Camel Spiders, Man eating spiders of the desert

A wind spider, a sun spider or a wind scorpion, there is so many names for one creature widely known among the public as a camel spider. The reason for such a definition is just because they are found in desert regions, but it isn't actually a spider or a scorpion, it is a solifugae. They live in various places all over the world, mainly in warm and arid parts of the world. Camel spiders first were found in Iraq and also in sandy areas of the southwest United States and Mexico.

Camel Spiders in the Middle EastCamel Spiders are usually beige to brown in color, and they have very hairy legs and body. Males are usually smaller than females, with longer legs. They have eight legs and use only 6 of them. But it doesn't make any difficulties for them to reach a speed about 10 meters per hour; this is the maximum speed up to which they can move. A camel spider can be 5-6 inches in length. They are nocturnal creatures, hunting only at night and look for the shade during the day.

Camel spiders are not dangerous for people. Rather often people mistaken, when they start thinking that spiders are hunting for them and even trying to kill them. Spiders will approach any shade if they have such an opportunity, including human shadows, and this gives the impression that they are following and even attacking humans, which obviously isn't true. Camel spiders are just trying to hide from the sun.
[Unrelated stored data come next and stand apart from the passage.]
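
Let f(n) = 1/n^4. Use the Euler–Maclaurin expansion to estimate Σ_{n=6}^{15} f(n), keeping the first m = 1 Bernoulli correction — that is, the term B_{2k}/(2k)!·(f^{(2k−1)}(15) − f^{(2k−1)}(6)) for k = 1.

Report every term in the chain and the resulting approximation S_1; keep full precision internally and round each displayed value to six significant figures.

S_1 ≈ 0.00188255

Integral: ∫_6^15 1/x^4 dx = 0.00144444.
½[f(6) + f(15)] = ½[0.000771605 + 1.97531e-05] = 0.000395679.
So far: 0.00184012.
k=1: B_{2}/(2)! × [f^{(1)}(15) − f^{(1)}(6)] = 1/12 × (-5.26749e-06 − (-0.000514403)) = 4.24280e-05.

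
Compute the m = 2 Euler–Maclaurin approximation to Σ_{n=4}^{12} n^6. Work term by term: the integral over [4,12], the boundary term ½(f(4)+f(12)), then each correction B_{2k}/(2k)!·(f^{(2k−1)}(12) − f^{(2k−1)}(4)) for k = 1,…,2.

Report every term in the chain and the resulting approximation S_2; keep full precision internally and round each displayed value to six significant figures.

Integral: ∫_4^12 x^6 dx = 5.11649e+06.
Boundary: ½(f(4) + f(12)) = ½(4096.00 + 2.98598e+06) = 1.49504e+06.
Integral + boundary = 6.61153e+06.
Correction k=1: B_{2}/2! · (f^{(1)}(12) − f^{(1)}(4)) = 1/12 · (1.49299e+06 − 6144.00) = 123904.
After k=1: 6.73543e+06.
Correction k=2: B_{4}/4! · (f^{(3)}(12) − f^{(3)}(4)) = −1/720 · (207360 − 7680.00) = -277.333.

S_2 ≈ 6.73516e+06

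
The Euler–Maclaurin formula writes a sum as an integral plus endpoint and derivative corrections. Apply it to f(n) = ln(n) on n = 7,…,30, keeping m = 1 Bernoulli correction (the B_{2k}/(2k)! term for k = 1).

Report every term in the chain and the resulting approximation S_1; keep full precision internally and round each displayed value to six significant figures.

Integral: ∫_7^30 ln(x) dx = 65.4146.
Endpoint term: (f(7) + f(30))/2 = (1.94591 + 3.40120)/2 = 2.67355.
So far: 68.0881.
Correction k=1: B_{2}/2! · (f^{(1)}(30) − f^{(1)}(7)) = 1/12 · (0.0333333 − 0.142857) = -0.00912698.

S_1 ≈ 68.0790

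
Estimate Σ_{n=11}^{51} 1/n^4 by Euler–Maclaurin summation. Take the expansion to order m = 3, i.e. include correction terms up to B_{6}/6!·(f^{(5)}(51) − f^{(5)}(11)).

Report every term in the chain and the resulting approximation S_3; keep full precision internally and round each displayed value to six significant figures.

∫_11^51 1/x^4 dx evaluates to 0.000247925.
Endpoint term: (f(11) + f(51))/2 = (6.83013e-05 + 1.47815e-07)/2 = 3.42246e-05.
Integral + boundary = 0.000282150.
Correction k=1: B_{2}/2! · (f^{(1)}(51) − f^{(1)}(11)) = 1/12 · (-1.15934e-08 − (-2.48369e-05)) = 2.06877e-06.
Partial sum through k=1: 0.000284219.
Correction k=2: B_{4}/4! · (f^{(3)}(51) − f^{(3)}(11)) = −1/720 · (-1.33718e-10 − (-6.15790e-06)) = -8.55245e-09.
Partial sum through k=2: 0.000284210.
Correction k=3: B_{6}/6! · (f^{(5)}(51) − f^{(5)}(11)) = 1/30240 · (-2.87897e-12 − (-2.84994e-06)) = 9.42438e-11.

S_3 ≈ 0.000284210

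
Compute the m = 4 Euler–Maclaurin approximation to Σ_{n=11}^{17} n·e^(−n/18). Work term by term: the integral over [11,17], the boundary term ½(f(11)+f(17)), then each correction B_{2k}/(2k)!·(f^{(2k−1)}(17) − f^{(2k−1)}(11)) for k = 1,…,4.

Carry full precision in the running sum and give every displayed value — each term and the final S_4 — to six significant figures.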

Different stories about these creatures began to spread during the 1990-1991 Gulf War. Now, this process continues existing as U.S. forces are still in the Middle East. And the camel spider stories are becoming legendary. Most of them are completely untrue. But sometimes a few photos are enough to cause panic attacks in people and make them believe in something terrible and really dangerous without even analyzing the information. Camel spiders usually are not dangerous but can be terrifying to see. All these factors make people afraid of them. May be it is the main reason for occurring different rumors and myths.

Deadly Camel Spiders?

Camel spiders became an online sensation throughout the Iraq war of 2003, once rumors of their blood and flesh hungry nature began to circulate on-line. several tales were accompanied with photos purporting to indicate spiders half the scale of a person's body.

For many years, Middle Eastern rumors have painted Camel spiders as massive, venomous predators, as quick as a running human, with a voracious hunger for large mammals. The myths are untrue. These creatures don't really eat camels' stomachs or sleeping military personnel, and they don't seem to be as largeā€”but the real Camel spider remains a tremendous predator.

The Camel spider's history of information begins with a mis-classification. Camel spiders aren't even spiders. Like spiders, they're members of the category Arachnida, however they're really solpugids (SAHL-pyoo-jids).

Camel spiders, additionally referred to as wind scorpions and Egyptian large solpugids, are solely about six inches (15 centimeters) long. Photos that seem to indicate creatures sixfold that size have deceptive perspective. The spider is invariably placed within the foreground in which the lens makes it seem abundantly larger than its actual size. True, they're quick, however only when compared to different arachnids. Their fastest speed is calculated at ten miles (16 kilometers) per hour.

Camel spiders aren't deadly to humans (though their bite is painful). However, they're vicious predators that may inflict death upon insects, rodents, lizards, and tiny birds. These hearty desert dwellers boast massive, powerful jaws, which may be up to a third of their body size. They use them to seize their victims and squash them to pulp with a chopping or sawing motion. Camel spiders aren't venomous, however they do utilize biological digestive process fluids to liquify their victims' flesh, making it simple to suck the remains into their stomachs.